Spain's economic activity continued to beat most market expectations, with GDP growing 0.9% q/q in Q1, probably even accelerating further in Q2. As in other EA economies, growth is driven by private consumption (low inflation, better labour market), but private investment and public consumption also grew at a decent pace.
The outlook for H2 15 and 2016 remains strong, although some slowdown is likely: we expect GDP to grow by 3.3% this year and 2.7% next year as domestic demand slows, partly offset by a stronger contribution from net exports as key trading partners experience slightly better growth and market shares continue to improve. Improving financial and credit conditions will remain supportive of growth, facilitating lending dynamics and pushing non-performing loans further down. Nearly all relevant indicators are now signalling a recovery in the housing sector.
Barclays notes:
We estimate that in 2015 the cyclically adjusted fiscal balance will be slightly accommodative. The consolidated budget balance through April (excluding municipalities) has been reduced by 10.7% y/y: the deficit reached 1.05% of GDP versus 1.2% in April 2014. We see some downside risk to the deficit target of 4.2% of GDP, mainly related to the electoral cycle. Public expenditure was higher than expected in Q1 15, probably driven by the regional and municipal elections in May. We expect similar slippages on public expenditure in H2 15.
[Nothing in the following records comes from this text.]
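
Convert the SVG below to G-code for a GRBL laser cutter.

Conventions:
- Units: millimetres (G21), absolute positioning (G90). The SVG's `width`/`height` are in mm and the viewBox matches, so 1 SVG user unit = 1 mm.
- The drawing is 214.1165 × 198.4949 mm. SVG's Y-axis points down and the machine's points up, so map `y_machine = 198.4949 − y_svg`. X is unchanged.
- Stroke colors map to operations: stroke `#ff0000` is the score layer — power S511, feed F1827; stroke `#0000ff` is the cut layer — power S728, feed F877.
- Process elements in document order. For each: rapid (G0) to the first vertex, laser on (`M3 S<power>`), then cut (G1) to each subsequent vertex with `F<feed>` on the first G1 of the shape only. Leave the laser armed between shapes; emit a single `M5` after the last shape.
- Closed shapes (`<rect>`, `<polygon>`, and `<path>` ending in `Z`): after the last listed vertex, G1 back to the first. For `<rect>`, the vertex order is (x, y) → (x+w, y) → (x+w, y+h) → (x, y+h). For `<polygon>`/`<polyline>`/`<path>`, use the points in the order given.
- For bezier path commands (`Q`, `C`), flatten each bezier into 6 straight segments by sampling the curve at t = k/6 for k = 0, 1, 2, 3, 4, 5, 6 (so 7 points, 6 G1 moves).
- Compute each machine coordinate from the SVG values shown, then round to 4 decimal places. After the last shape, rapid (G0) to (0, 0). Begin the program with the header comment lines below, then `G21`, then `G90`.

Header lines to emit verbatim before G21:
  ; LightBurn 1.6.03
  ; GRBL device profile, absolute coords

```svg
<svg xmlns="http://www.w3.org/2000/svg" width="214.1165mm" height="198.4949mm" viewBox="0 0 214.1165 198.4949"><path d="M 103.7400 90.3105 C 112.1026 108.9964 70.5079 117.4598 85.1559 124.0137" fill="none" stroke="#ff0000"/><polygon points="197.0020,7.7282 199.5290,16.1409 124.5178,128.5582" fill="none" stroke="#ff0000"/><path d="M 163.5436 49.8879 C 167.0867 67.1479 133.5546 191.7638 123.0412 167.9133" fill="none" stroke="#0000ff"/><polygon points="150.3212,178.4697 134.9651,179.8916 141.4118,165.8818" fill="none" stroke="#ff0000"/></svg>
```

; LightBurn 1.6.03
; GRBL device profile, absolute coords
G21
G90
G0 X103.7400 Y108.1844
M3 S511
G1 X104.2499 Y99.6548 F1827
G1 X99.3835 Y92.5981
G1 X92.0909 Y86.7833
G1 X85.3221 Y81.9795
G1 X82.0271 Y77.9558
G1 X85.1559 Y74.4812
G0 X197.0020 Y190.7667
M3 S511
G1 X199.5290 Y182.3540 F1827
G1 X124.5178 Y69.9367
G1 X197.0020 Y190.7667
G0 X163.5436 Y148.6070
M3 S728
G1 X162.5038 Y132.2150 F877
G1 X156.9540 Y105.0366
G1 X148.5636 Y74.1779
G1 X139.0018 Y46.7450
G1 X129.9379 Y29.8442
G1 X123.0412 Y30.5816
G0 X150.3212 Y20.0252
M3 S511
G1 X134.9651 Y18.6033 F1827
G1 X141.4118 Y32.6131
G1 X150.3212 Y20.0252
M5
G0 X0.0000 Y0.0000

1 u = 1 mm; y_m = 198.4949 − y.

[1] `<path>` cubic bezier, #ff0000→score S511 F1827: (103.7400,108.1844) → (104.2499,99.6548) → (99.3835,92.5981) → (92.0909,86.7833) → (85.3221,81.9795) → (82.0271,77.9558) → (85.1559,74.4812)

[2] `<polygon>` closed polygon, #ff0000→score S511 F1827: (197.0020,190.7667) → (199.5290,182.3540) → (124.5178,69.9367) → (197.0020,190.7667) (closed)

[3] `<path>` cubic bezier, #0000ff→cut S728 F877: (163.5436,148.6070) → (162.5038,132.2150) → (156.9540,105.0366) → (148.5636,74.1779) → (139.0018,46.7450) → (129.9379,29.8442) → (123.0412,30.5816)

[4] `<polygon>` regular polygon, #ff0000→score S511 F1827: (150.3212,20.0252) → (134.9651,18.6033) → (141.4118,32.6131) → (150.3212,20.0252) (closed)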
Moreover, the government has announced cuts to the personal income tax rate, applicable in July 2015 and worth EUR1.5bn. Overall, we do not think the extent of fiscal slippage this year will be large (less than 0.5%), mainly because strong growth is compensating somewhat, but a tighter fiscal stance will be needed in 2016 to meet the government's medium-term fiscal targets and debt-reduction objectives.